Author Toni Morrison, who in 1993 became the first Black woman to receive the Nobel Prize in literature,  died Monday (August 5) at age 88, her longtime publisher Alfred A. Knopf confirmed via Twitter. No cause of death was listed at publication time, but The Associated Press reports that she died at Montefiore Medical Center in New York City.

Morrison, one of the most celebrated writers of the 20th century, published 11 novels since her debut with 1969’s “The Bluest Eye,” which she said she wrote with little Black girls in mind. “I had to eliminate the White gaze,” she explained in the recently released documentary “Toni Morrison: The Pieces I Am.”

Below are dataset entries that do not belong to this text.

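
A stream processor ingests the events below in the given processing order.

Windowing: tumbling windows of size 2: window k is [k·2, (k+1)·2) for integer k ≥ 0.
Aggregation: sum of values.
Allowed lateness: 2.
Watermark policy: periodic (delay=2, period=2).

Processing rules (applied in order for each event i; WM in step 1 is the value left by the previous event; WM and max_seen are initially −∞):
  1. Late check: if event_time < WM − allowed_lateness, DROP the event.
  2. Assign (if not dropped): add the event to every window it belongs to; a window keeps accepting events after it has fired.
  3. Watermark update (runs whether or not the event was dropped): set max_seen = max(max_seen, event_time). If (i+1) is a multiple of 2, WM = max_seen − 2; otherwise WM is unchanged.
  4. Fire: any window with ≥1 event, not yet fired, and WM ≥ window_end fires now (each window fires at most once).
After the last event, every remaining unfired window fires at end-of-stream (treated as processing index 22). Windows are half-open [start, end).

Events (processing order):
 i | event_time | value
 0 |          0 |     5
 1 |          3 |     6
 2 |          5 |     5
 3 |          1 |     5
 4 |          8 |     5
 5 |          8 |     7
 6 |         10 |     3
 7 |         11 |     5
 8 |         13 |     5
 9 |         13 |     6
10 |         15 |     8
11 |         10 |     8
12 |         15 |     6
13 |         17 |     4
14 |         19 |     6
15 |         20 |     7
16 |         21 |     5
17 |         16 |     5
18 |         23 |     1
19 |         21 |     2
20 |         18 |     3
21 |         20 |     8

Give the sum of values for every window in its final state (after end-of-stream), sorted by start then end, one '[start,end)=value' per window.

i=0 t=0 v=5: → [0,2); WM=−∞
i=1 t=3 v=6: → [2,4); WM=1
i=2 t=5 v=5: → [4,6); WM=1
i=3 t=1 v=5: → [0,2); WM=3; [0,2) fires=10
i=4 t=8 v=5: → [8,10); WM=3
i=5 t=8 v=7: → [8,10); WM=6; [2,4) fires=6 [4,6) fires=5
i=6 t=10 v=3: → [10,12); WM=6
i=7 t=11 v=5: → [10,12); WM=9
i=8 t=13 v=5: → [12,14); WM=9
i=9 t=13 v=6: → [12,14); WM=11; [8,10) fires=12
i=10 t=15 v=8: → [14,16); WM=11
i=11 t=10 v=8: → [10,12); WM=13; [10,12) fires=16
i=12 t=15 v=6: → [14,16); WM=13
i=13 t=17 v=4: → [16,18); WM=15; [12,14) fires=11
i=14 t=19 v=6: → [18,20); WM=15
i=15 t=20 v=7: → [20,22); WM=18; [14,16) fires=14 [16,18) fires=4
i=16 t=21 v=5: → [20,22); WM=18
i=17 t=16 v=5: → [16,18); WM=19
i=18 t=23 v=1: → [22,24); WM=19
i=19 t=21 v=2: → [20,22); WM=21; [18,20) fires=6
i=20 t=18 v=3: DROP (t<21-2); WM=21
i=21 t=20 v=8: → [20,22); WM=21

[0,2)=10 [2,4)=6 [4,6)=5 [8,10)=12 [10,12)=16 [12,14)=11 [14,16)=14 [16,18)=9 [18,20)=6 [20,22)=22 [22,24)=1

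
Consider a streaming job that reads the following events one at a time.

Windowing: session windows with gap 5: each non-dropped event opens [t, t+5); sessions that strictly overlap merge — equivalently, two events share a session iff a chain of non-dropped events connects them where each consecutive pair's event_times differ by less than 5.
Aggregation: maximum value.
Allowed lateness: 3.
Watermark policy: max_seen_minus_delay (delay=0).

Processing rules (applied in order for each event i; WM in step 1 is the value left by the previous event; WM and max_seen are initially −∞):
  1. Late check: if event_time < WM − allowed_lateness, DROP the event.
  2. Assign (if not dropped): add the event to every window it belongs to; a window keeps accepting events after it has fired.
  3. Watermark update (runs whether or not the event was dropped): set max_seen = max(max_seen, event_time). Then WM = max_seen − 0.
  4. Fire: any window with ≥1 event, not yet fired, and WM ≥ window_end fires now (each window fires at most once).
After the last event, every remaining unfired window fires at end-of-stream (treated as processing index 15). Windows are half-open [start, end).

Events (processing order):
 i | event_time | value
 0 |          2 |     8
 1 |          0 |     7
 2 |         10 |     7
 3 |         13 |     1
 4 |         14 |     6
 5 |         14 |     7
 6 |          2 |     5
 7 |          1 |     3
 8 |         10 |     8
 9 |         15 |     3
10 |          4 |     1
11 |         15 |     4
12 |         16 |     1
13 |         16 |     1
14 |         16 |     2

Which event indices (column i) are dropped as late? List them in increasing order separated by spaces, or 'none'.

6 7 8 10

i=0 t=2 v=8: → [2,7); WM=2
i=1 t=0 v=7: → [0,7); WM=2
i=2 t=10 v=7: → [10,15); WM=10
i=3 t=13 v=1: → [10,18); WM=13
i=4 t=14 v=6: → [10,19); WM=14
i=5 t=14 v=7: → [10,19); WM=14
i=6 t=2 v=5: DROP (t<14-3); WM=14
i=7 t=1 v=3: DROP (t<14-3); WM=14
i=8 t=10 v=8: DROP (t<14-3); WM=14
i=9 t=15 v=3: → [10,20); WM=15
i=10 t=4 v=1: DROP (t<15-3); WM=15
i=11 t=15 v=4: → [10,20); WM=15
i=12 t=16 v=1: → [10,21); WM=16
i=13 t=16 v=1: → [10,21); WM=16
i=14 t=16 v=2: → [10,21); WM=16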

Morrison was very familiar with the White gaze, having worked as a book editor for years, helping to launch literary careers for Black thought leaders like Muhammad Ali, Toni Cade Bambara and Angela Davis. But Morrison transcended the gaze. When her peers saw that the woman who had just given readers the complicated “Beloved” (1986) hadn’t been awarded a national prize since the National Book Critics Circle in 1977 for “Song of Solomon,” 48 Black authors openly protested in 1988; that same year, Morrison received the Pulitzer Prize and the National Book Award

And that was just the beginning. Over a half century, the Lorain, Ohio-native, who was born Chloe Anthony Wofford in 1931, earned the Nobel Prize in Literature, the Presidential Medal of Freedom, France’s Ordre des Arts et des Lettres and the National Humanities Medal. The world will mourn Morrison, but she leaves behind a treasure chest of Black love via the written word.